Loose Bodies of the Hip

The hip is described as a ball and socket joint. The ball of the femur sits deep inside the socket of the pelvic bone called the acetabulum. Several structures including the capsule, ligaments, and tendons hold these bones together.

Sports injuries or trauma may move the ball too much one way or another causing small pieces of bone or cartilage to shear off.

These small pieces are called “loose bodies.”, and it is appropriate to think of these bodies as debris in the joint.

These loose bodies may also be caused by degeneration to the hip joint as happens in many forms of arthritis. These loose bodies may stay in one place or may migrate within the joint. They can often cause pain and stiffness when they are pinched or caught between two moving structures.
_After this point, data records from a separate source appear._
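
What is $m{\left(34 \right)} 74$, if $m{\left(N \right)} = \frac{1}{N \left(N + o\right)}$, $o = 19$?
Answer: $\frac{37}{901} \approx 0.041065$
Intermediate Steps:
$m{\left(N \right)} = \frac{1}{N \left(19 + N\right)}$ ($m{\left(N \right)} = \frac{1}{N \left(N + 19\right)} = \frac{1}{N \left(19 + N\right)}$)
$m{\left(34 \right)} 74 = \frac{1}{34 \left(19 + 34\right)} 74 = \frac{1}{34 \cdot 53} \cdot 74 = \frac{1}{34} \cdot \frac{1}{53} \cdot 74 = \frac{1}{1802} \cdot 74 = \frac{37}{901}$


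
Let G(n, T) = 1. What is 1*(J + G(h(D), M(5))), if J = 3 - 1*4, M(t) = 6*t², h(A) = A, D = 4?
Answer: 0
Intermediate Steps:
J = -1 (J = 3 - 4 = -1)
1*(J + G(h(D), M(5))) = 1*(-1 + 1) = 1*0 = 0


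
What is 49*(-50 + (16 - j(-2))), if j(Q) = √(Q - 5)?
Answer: -1666 - 49*I*√7 ≈ -1666.0 - 129.64*I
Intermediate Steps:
j(Q) = √(-5 + Q)
49*(-50 + (16 - j(-2))) = 49*(-50 + (16 - √(-5 - 2))) = 49*(-50 + (16 - √(-7))) = 49*(-50 + (16 - I*√7)) = 49*(-34 - I*√7) = -1666 - 49*I*√7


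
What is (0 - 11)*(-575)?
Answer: 6325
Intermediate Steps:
(0 - 11)*(-575) = -11*(-575) = 6325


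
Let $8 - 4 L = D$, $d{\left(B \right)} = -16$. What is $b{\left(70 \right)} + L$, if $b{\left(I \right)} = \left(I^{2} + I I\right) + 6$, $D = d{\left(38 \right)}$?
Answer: $9812$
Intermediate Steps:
$D = -16$
$L = 6$ ($L = 2 - -4 = 2 + 4 = 6$)
$b{\left(I \right)} = 6 + 2 I^{2}$ ($b{\left(I \right)} = \left(I^{2} + I^{2}\right) + 6 = 2 I^{2} + 6 = 6 + 2 I^{2}$)
$b{\left(70 \right)} + L = \left(6 + 2 \cdot 70^{2}\right) + 6 = \left(6 + 2 \cdot 4900\right) + 6 = \left(6 + 9800\right) + 6 = 9806 + 6 = 9812$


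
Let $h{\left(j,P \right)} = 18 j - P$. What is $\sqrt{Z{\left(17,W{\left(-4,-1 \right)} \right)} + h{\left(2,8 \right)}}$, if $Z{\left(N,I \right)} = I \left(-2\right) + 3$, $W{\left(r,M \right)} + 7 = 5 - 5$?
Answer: $3 \sqrt{5} \approx 6.7082$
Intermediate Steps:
$W{\left(r,M \right)} = -7$ ($W{\left(r,M \right)} = -7 + \left(5 - 5\right) = -7 + 0 = -7$)
$Z{\left(N,I \right)} = 3 - 2 I$ ($Z{\left(N,I \right)} = - 2 I + 3 = 3 - 2 I$)
$h{\left(j,P \right)} = - P + 18 j$
$\sqrt{Z{\left(17,W{\left(-4,-1 \right)} \right)} + h{\left(2,8 \right)}} = \sqrt{\left(3 - -14\right) + \left(\left(-1\right) 8 + 18 \cdot 2\right)} = \sqrt{\left(3 + 14\right) + \left(-8 + 36\right)} = \sqrt{17 + 28} = \sqrt{45} = 3 \sqrt{5}$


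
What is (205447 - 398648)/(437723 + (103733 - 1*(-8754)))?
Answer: -193201/550210 ≈ -0.35114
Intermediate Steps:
(205447 - 398648)/(437723 + (103733 - 1*(-8754))) = -193201/(437723 + (103733 + 8754)) = -193201/(437723 + 112487) = -193201/550210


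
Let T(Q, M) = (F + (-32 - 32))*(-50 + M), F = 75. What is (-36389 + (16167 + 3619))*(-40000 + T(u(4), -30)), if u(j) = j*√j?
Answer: 678730640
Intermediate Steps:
u(j) = j^(3/2)
T(Q, M) = -550 + 11*M (T(Q, M) = (75 + (-32 - 32))*(-50 + M) = (75 - 64)*(-50 + M) = 11*(-50 + M) = -550 + 11*M)
(-36389 + (16167 + 3619))*(-40000 + T(u(4), -30)) = (-36389 + (16167 + 3619))*(-40000 + (-550 + 11*(-30))) = (-36389 + 19786)*(-40000 + (-550 - 330)) = -16603*(-40000 - 880) = -16603*(-40880) = 678730640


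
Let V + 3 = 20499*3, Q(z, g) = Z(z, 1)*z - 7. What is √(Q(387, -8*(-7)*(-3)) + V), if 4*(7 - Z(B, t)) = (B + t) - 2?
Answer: √107402/2 ≈ 163.86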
This pain or motion loss is seen in the groin where the true hip joint lies. Often, they may spontaneously move causing relief from the pain. However, as they are often constantly in motion, they may move to again cause pain in the same area or another area of the hip.

Diagnosis

The diagnosis of loose bodies follows a particular pattern once the you are seen in one of our three (3)  Wisconsin Bone & Joint offices. A detailed history is obtained in order to determine the cause of the loose bodies.

A physical examination is performed to determine possible motion loss or loss of strength. The exam may also determine what motions of the hip are most painful for the patient. Plain x-rays of the hip and pelvis may show the loose bodies.
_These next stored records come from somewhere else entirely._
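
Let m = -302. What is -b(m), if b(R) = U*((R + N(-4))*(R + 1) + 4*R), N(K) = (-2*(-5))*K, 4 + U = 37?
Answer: -3357222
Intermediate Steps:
U = 33 (U = -4 + 37 = 33)
N(K) = 10*K
b(R) = 132*R + 33*(1 + R)*(-40 + R) (b(R) = 33*((R + 10*(-4))*(R + 1) + 4*R) = 33*((R - 40)*(1 + R) + 4*R) = 33*((-40 + R)*(1 + R) + 4*R) = 33*((1 + R)*(-40 + R) + 4*R) = 33*(4*R + (1 + R)*(-40 + R)) = 132*R + 33*(1 + R)*(-40 + R))
-b(m) = -(-1320 - 1155*(-302) + 33*(-302)²) = -(-1320 + 348810 + 33*91204) = -(-1320 + 348810 + 3009732) = -1*3357222 = -3357222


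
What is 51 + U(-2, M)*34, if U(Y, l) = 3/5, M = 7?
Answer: 357/5 ≈ 71.400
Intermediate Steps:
U(Y, l) = ⅗ (U(Y, l) = 3*(⅕) = ⅗)
51 + U(-2, M)*34 = 51 + (⅗)*34 = 51 + 102/5 = 357/5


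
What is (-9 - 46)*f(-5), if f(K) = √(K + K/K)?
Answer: -110*I ≈ -110.0*I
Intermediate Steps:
f(K) = √(1 + K) (f(K) = √(K + 1) = √(1 + K))
(-9 - 46)*f(-5) = (-9 - 46)*√(1 - 5) = -110*I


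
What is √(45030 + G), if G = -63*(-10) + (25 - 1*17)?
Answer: 14*√233 ≈ 213.70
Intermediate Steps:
G = 638 (G = -7*(-90) + (25 - 17) = 630 + 8 = 638)
√(45030 + G) = √(45030 + 638) = √45668 = 14*√233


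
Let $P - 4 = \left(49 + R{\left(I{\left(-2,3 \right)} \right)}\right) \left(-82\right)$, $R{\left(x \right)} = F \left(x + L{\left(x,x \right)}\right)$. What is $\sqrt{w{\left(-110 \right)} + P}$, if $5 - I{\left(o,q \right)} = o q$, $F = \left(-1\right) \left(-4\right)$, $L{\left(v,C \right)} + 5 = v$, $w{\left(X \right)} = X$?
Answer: $10 i \sqrt{97} \approx 98.489 i$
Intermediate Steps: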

An MRI (Magnetic Resonance Imaging) or MRA (Magnetic Resonance Arthogram), which is an MRI using dye injected into the joint, can be used also to find positioning of the loose bodies within the joint.
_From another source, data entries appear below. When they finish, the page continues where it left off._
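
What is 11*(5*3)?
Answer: 165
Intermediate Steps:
11*(5*3) = 11*15 = 165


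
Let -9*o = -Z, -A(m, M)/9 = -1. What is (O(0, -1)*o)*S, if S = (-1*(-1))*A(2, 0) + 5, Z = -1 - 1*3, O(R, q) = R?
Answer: 0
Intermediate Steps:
A(m, M) = 9 (A(m, M) = -9*(-1) = 9)
Z = -4 (Z = -1 - 3 = -4)
S = 14 (S = -1*(-1)*9 + 5 = 1*9 + 5 = 9 + 5 = 14)
o = -4/9 (o = -(-1)*(-4)/9 = -⅑*4 = -4/9 ≈ -0.44444)
(O(0, -1)*o)*S = (0*(-4/9))*14 = 0*14 = 0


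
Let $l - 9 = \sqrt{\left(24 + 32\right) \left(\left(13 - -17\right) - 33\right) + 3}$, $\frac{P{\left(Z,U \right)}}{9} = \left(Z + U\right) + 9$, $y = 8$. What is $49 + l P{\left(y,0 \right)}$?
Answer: $1426 + 153 i \sqrt{165} \approx 1426.0 + 1965.3 i$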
A CT (Computed Tonography) may also be used less frequently to see where the bodies are sitting within the hip joint.

Treatment

Hip Arthroscopy

Hip arthroscopy is a unique, minimally invasive outpatient technique that uses fiber-optic cameras and small instruments to treat painful hip conditions that were traditionally repaired through larger open incisions. It can allow for a quicker recovery period, less scarring, and a return to pre-injury activity levels which make it an ideal technique for athletes and those under the age of 55. There are many conditions that can be treated arthroscopically when indicated.